The Government has welcomed the fall in the latest unemployment figures today but has warned that there is a long way to go in securing the recovery, dealing with the deficit and generating sustainable job growth.
Ministers also warned that one of the key challenges will be to ensure that the five million people who have been left behind on benefits receive the right support to get back into the labour market.
Employment Minister Chris Grayling said:
There is still a huge amount of work to do to revitalise the economy and create an environment where businesses are growing and employing people again.
What concerns me in today’s figures is that while there are more jobs in the economy there is too little evidence of them being taken up by the five million people who were stranded on out-of-work benefits under the previous Government. While there are fewer people on Jobseeker’s Allowance this month, the numbers claiming other benefits remains stubbornly high, and many of these people have been dependent on benefits for years. That’s why we are pressing ahead with the Work Programme to give these people the support they need when they need it.
Ministers have already started to tackle the problem of long term benefit dependency and worklessness by announcing that from October this year some people in Burnley and Aberdeen who claim incapacity benefit will be reassessed to see if they can work. The rest of the country will follow in 2011.
They are also pressing ahead to ensure the new Work Programme goes live in 2011, which will offer personalised support to people on a range of benefits, including Jobseeker’s Allowance and Employment and Support Allowance.
Notes to Editors:
Background to labour market statistics: July 2010
This month’s Labour Force Survey covers March 2010 to May 2010. The claimant count and Jobcentre Plus vacancy count dates were 10th and 4th June respectively.
The number of people in work rose this quarter
- 28.98 million people were in work in March to May.
- the employment level in March-May was 160 thousand higher than in the previous three months, after falling by 90 thousand the previous quarter. Employment is 5 thousand lower than in the same quarter last year.
- the employment rate is 72.3%, up 0.3 on the quarter but down 0.6 percentage points on the year.
The number of people on JSA fell this month but there are around 5 million people claiming one of the main out-of-work benefits:
- claimant unemployment was 1,460.1 thousand in June 2010, down 20.8 thousand on the level in May, and down 100.1 thousand on the year.

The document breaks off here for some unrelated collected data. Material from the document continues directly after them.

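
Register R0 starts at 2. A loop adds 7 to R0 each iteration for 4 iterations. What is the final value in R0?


Starting value: R0 = 2
  Iter 1: R0 = 2 + 7 = 9
  Iter 2: R0 = 9 + 7 = 16
  Iter 3: R0 = 16 + 7 = 23
  Iter 4: R0 = 23 + 7 = 30
Final: R0 = 30

30


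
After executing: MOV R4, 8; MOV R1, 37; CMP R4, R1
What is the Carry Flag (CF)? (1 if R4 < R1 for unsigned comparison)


Register state trace:
  MOV R4, 8  → R4 = 8
  MOV R1, 37  → R1 = 37
  CMP R4, R1  → unsigned 8 - 37: borrow occurs
  8 < 37, so CF = 1
CF = 1

1


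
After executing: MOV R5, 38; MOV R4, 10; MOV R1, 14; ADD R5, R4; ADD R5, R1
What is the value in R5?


Register state trace:
  MOV R5, 38  → R5 = 38
  MOV R4, 10  → R4 = 10
  MOV R1, 14  → R1 = 14
  ADD R5, R4  → R5 = 38 + 10 = 48
  ADD R5, R1  → R5 = 48 + 14 = 62
Final: R5 = 62

62


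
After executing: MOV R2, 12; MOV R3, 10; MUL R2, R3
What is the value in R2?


Register state trace:
  MOV R2, 12  → R2 = 12
  MOV R3, 10  → R3 = 10
  MUL R2, R3  → R2 = 12 * 10 = 120
Final: R2 = 120

120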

- the claimant unemployment rate, at 4.5%, is down 0.1 percentage points on the month and down 0.3 percentage points on the year.
- in the year to November 2009, the number of people claiming incapacity benefits rose by 12,870 to 2.62 million. More recent provisional estimates for May 2010 suggest the position has since remained broadly stable.
- in the year to November 2009, the number receiving lone parent benefits fell 33,260 to 695.7 thousand. Provisional figures for May 2010 suggest the number of claimants has fallen further in recent months, to 675,000.
ILO unemployment has fallen this quarter
- 2.47 million people were ILO unemployed in the March to May quarter, down by 34 thousand on the December to February period but up 92 thousand on the same quarter last year.
- the ILO unemployment rate is 7.8%, down 0.1 percentage points on the quarter but up 0.3 percentage points on the year.
The level of economic inactivity is down on the quarter but up on the year
- the economic inactivity level is 8.10 million, down 62 thousand on the quarter but up 180 thousand on the year.
- the economic inactivity rate is 21.3%, down 0.2 percentage points on the quarter but up 0.4 percentage points on the year.
- The rise in inactivity over the last year is partly the result of more inactive students. Excluding students, inactivity as a proportion of the working age population is 15.4%, up 0.1 percentage points over the last year.
The number of vacancies rose this quarter and the number of redundancies is broadly flat
- There were 160 thousand redundancies in March to May, down 2 thousand on the previous quarter and down 144 thousand on the previous year.
- ONS’s vacancy survey estimates an average of 486 thousand unfilled vacancies in the three months to June 2010, up 10 thousand on the quarter and up 52 thousand on the year.
Total weekly pay in March-May rose by 2.7% over the year
- growth in regular weekly pay, excluding bonuses, was up 1.8% on the year.